Goodhart’s Law
When a measure becomes a target, it ceases to be a good measure
This is the cardinal rule of metrics and the most common trap in management. It states that the moment a measure is used as a target for reward or evaluation, its value as an objective indicator is destroyed. The system being measured will be manipulated to optimize for the metric itself, often at the expense of the actual, desired outcome. In engineering, this means if you make “lines of code” a target, you’ll get verbose, bloated code. If you make “story points” a target, you’ll get inflated estimates and artificially small tasks.
Why it happens:
- The Path of Least Resistance: It is almost always easier to game a proxy metric than it is to achieve the real goal the metric was supposed to represent. Hitting a numeric target becomes the job, displacing the more complex work of delivering genuine value.
- Malicious Compliance: When people are pressured to hit a specific number, they will comply with the letter of the law while violating its spirit.
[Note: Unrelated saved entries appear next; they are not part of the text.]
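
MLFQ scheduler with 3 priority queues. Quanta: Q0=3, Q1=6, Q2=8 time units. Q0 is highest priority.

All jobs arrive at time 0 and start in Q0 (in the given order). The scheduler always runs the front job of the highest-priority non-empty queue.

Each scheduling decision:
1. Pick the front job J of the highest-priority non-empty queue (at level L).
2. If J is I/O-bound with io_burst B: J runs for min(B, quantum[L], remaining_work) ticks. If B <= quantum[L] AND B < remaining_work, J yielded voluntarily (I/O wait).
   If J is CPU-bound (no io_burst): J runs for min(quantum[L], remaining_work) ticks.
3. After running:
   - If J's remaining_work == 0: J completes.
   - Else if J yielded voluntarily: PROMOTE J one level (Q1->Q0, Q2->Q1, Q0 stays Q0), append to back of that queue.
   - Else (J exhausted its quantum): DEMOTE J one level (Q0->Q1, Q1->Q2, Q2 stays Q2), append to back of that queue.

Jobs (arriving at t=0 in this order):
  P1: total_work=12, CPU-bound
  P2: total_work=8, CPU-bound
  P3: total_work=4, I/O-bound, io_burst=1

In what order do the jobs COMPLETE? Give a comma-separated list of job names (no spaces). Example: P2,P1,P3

Answer: P3,P2,P1

Derivation:
t=0-3: P1@Q0 runs 3, rem=9, quantum used, demote→Q1. Q0=[P2,P3] Q1=[P1] Q2=[]
t=3-6: P2@Q0 runs 3, rem=5, quantum used, demote→Q1. Q0=[P3] Q1=[P1,P2] Q2=[]
t=6-7: P3@Q0 runs 1, rem=3, I/O yield, promote→Q0. Q0=[P3] Q1=[P1,P2] Q2=[]
t=7-8: P3@Q0 runs 1, rem=2, I/O yield, promote→Q0. Q0=[P3] Q1=[P1,P2] Q2=[]
t=8-9: P3@Q0 runs 1, rem=1, I/O yield, promote→Q0. Q0=[P3] Q1=[P1,P2] Q2=[]
t=9-10: P3@Q0 runs 1, rem=0, completes. Q0=[] Q1=[P1,P2] Q2=[]
t=10-16: P1@Q1 runs 6, rem=3, quantum used, demote→Q2. Q0=[] Q1=[P2] Q2=[P1]
t=16-21: P2@Q1 runs 5, rem=0, completes. Q0=[] Q1=[] Q2=[P1]
t=21-24: P1@Q2 runs 3, rem=0, completes. Q0=[] Q1=[] Q2=[]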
They will close tickets without properly fixing the bug or deploy code that meets the spec but fails to solve the user’s problem.
- Focus on Outputs, Not Outcomes: Simple, countable metrics (outputs) like “commits” or “deployments” are easy to measure and target. The real goal (outcome), such as “improved user satisfaction” or “reduced system downtime,” is harder to quantify. Goodhart’s Law pushes organizations to focus on the easy-to-measure outputs, even when they become disconnected from valuable outcomes.
What to do about it:
- Measure Processes, Not People: Use metrics to understand the health of your development system, not to evaluate individual performance. Track metrics like cycle time (how long it takes an idea to get to production) to identify bottlenecks in your process, not to rank engineers against each other.
- Use a Dashboard of Counter-Balancing Metrics: Never rely on a single metric. Instead, use a “dashboard” of metrics that balance each other out. For example, pair a speed metric like “Deployment Frequency” with a quality metric like “Change Fail Rate.” This makes it much harder to game the system, as optimizing for one metric at the expense of the other will be immediately visible. The DORA metrics are an excellent example of such a balanced dashboard.
- Tie Targets to Business Outcomes: When you must set targets, tie them as closely as possible to real business or customer value. Instead of targeting “10 features shipped,” target a “5% reduction in customer churn.” This forces the team to focus on solving the real problem, rather than just hitting a proxy. The “how” is left to the team, but the “why” is clear and difficult to game.
On the other hand, I’ve written about Why Goodhart’s Law Isn’t All That Useful…
Gilb’s Law
Anything you need to quantify can be measured in some way that is superior to not measuring it at all
This law is a direct challenge to the common excuse, “But that’s too subjective/complex to measure.” It argues that for any desirable quality—be it user satisfaction, code maintainability, or developer productivity—an imperfect proxy metric is vastly superior to having no metric at all. The act of defining a measurement, even a flawed one, forces clarity of thought and provides a baseline against which to judge progress. If you cannot measure it, you cannot meaningfully improve it.
Why it happens (Why this principle is necessary):
- Vagueness Prevents Action: Without measurement, goals remain ambiguous platitudes. “Improve user experience” is a wish, not a plan. “Reduce user clicks for the core workflow from an average of 7 to 4” is a measurable, actionable goal.
- Measurement Forces Definition: The process of trying to measure a fuzzy concept like “code quality” forces you to define what you mean. Is it test coverage? Cyclomatic complexity? The rate of production bugs? This act of definition is often more valuable than the resulting number, as it creates a shared understanding within the team.
- Perfection is the Enemy of Progress: Teams often get stuck in “analysis paralysis,” endlessly debating the flaws of every proposed metric. Gilb’s Law encourages a pragmatic approach: start with a “good enough” metric now, learn from it, and improve it later. An imperfect signal is better than no signal.
What to do about it:
- Start with a Proxy Metric: When faced with a seemingly unmeasurable quality, find a reasonable proxy. To measure “developer morale,” you could start by tracking voluntary team event attendance or responses to a simple weekly poll. It’s not perfect, but it’s a data point where before you had none.
- Decompose the Concept: Break down large, abstract goals into smaller, measurable components. “Improving platform stability” can be decomposed into “increase mean time between failures (MTBF),” “decrease mean time to recovery (MTTR),” and “reduce the number of P1 incidents per month.”
- Iterate on Your Metrics: Treat your metrics like code. Your first attempt will likely have flaws. Use it, observe its shortcomings, and then refactor or replace it. The goal is not to find the perfect metric on day one, but to continuously evolve your ability to measure what matters.
- Use Metrics for Insight, Not as a Weapon: This is the crucial companion to Goodhart’s Law. The initial purpose of a new metric should be for observation and learning, not for setting performance targets. Use it to understand the system and spark conversations. Only once a metric is well-understood and stable should it be cautiously considered as part of a balanced dashboard of targets.